Si cette pratique semble inoffensive en apparence, elle soulève des interrogations sur l’impact de cette évasion sur la santé mentale des jeunes pratiquants. En effet, suspendre l’incrédulité comme le suggère Vercueil, c’est accepter de ne plus distinguer les frontières entre imagination et réalité. Selon les experts en neurosciences, comme le rapporte The Conversation, les voyages mentaux pourraient engendrer des troubles de l’anxiété, voire des comportements de dépendance à ces états modifiés de conscience. En d’autres termes, si le shifting ne se fait pas de manière raisonnable, paradoxalement, il pourrait aggraver la situation qu’il est censée résoudre. Alors, si cette pratique peut vraiment débloquer des schémas mentaux et fertiliser notre esprit assez efficacement, notamment en nous habituant à des techniques de relaxation souvent utiles, il faut aussi faire attention à ce que l’évasion ne devienne pas isolement.
« Pratiquer le shifting, c’est retrouver un contrôle sur son environnement mental, ce qui est très apaisant pour un adolescent en quête de stabilité, » explique le neuropsychologue Jean-Claude Ruel. Mais cette quête de contrôle mental soulève la question de la santé mentale à long terme. Le passage régulier de l’imaginaire à la réalité, s’il est plutôt une preuve de conscience et de lâcher-prise, pourrait tout de même perturber la capacité des jeunes à affronter les difficultés de la vie réelle. Vivre dans un monde parallèle en permanence, c’est aussi s’empêcher de faire face à ses peurs, à ses frustrations et aux défis de la vie quotidienne.

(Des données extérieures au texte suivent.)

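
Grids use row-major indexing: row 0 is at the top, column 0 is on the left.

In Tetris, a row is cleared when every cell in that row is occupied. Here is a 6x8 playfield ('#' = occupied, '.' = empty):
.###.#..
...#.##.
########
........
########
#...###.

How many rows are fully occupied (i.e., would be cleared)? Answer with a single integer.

Check each row:
  row 0: 4 empty cells -> not full
  row 1: 5 empty cells -> not full
  row 2: 0 empty cells -> FULL (clear)
  row 3: 8 empty cells -> not full
  row 4: 0 empty cells -> FULL (clear)
  row 5: 4 empty cells -> not full
Total rows cleared: 2

Answer: 2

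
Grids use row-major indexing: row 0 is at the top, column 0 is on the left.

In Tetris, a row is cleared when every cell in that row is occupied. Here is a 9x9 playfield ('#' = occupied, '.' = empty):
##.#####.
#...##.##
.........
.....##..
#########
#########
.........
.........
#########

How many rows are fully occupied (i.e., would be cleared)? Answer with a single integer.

Answer: 3

Derivation:
Check each row:
  row 0: 2 empty cells -> not full
  row 1: 4 empty cells -> not full
  row 2: 9 empty cells -> not full
  row 3: 7 empty cells -> not full
  row 4: 0 empty cells -> FULL (clear)
  row 5: 0 empty cells -> FULL (clear)
  row 6: 9 empty cells -> not full
  row 7: 9 empty cells -> not full
  row 8: 0 empty cells -> FULL (clear)
Total rows cleared: 3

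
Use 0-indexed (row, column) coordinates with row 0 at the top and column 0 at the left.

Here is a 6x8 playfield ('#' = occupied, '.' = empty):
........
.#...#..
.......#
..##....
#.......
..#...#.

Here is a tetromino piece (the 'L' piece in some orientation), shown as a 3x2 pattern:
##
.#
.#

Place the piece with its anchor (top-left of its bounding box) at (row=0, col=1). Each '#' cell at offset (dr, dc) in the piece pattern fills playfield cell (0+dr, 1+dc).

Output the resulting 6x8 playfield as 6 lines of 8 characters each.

Answer: .##.....
.##..#..
..#....#
..##....
#.......
..#...#.

Derivation:
Fill (0+0,1+0) = (0,1)
Fill (0+0,1+1) = (0,2)
Fill (0+1,1+1) = (1,2)
Fill (0+2,1+1) = (2,2)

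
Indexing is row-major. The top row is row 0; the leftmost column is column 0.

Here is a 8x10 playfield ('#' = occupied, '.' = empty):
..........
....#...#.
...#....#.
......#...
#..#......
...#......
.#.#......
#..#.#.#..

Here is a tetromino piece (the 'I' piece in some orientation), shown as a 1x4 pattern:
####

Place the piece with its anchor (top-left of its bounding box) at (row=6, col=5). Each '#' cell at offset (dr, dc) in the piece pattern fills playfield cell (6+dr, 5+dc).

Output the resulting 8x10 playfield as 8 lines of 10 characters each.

Answer: ..........
....#...#.
...#....#.
......#...
#..#......
...#......
.#.#.####.
#..#.#.#..

Derivation:
Fill (6+0,5+0) = (6,5)
Fill (6+0,5+1) = (6,6)
Fill (6+0,5+2) = (6,7)
Fill (6+0,5+3) = (6,8)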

La question du shifting se pose donc avec acuité dans le débat sur la gestion des pratiques digitales et virtuelles des jeunes générations. Des voix s’élèvent pour mettre en garde contre les dérives possibles, mais aussi pour encourager une réflexion collective sur l’émergence de ces pratiques. Les professionnels de la santé mentale commencent à s’intéresser de plus près à ce phénomène, considéré parfois comme un miroir tendu à notre époque.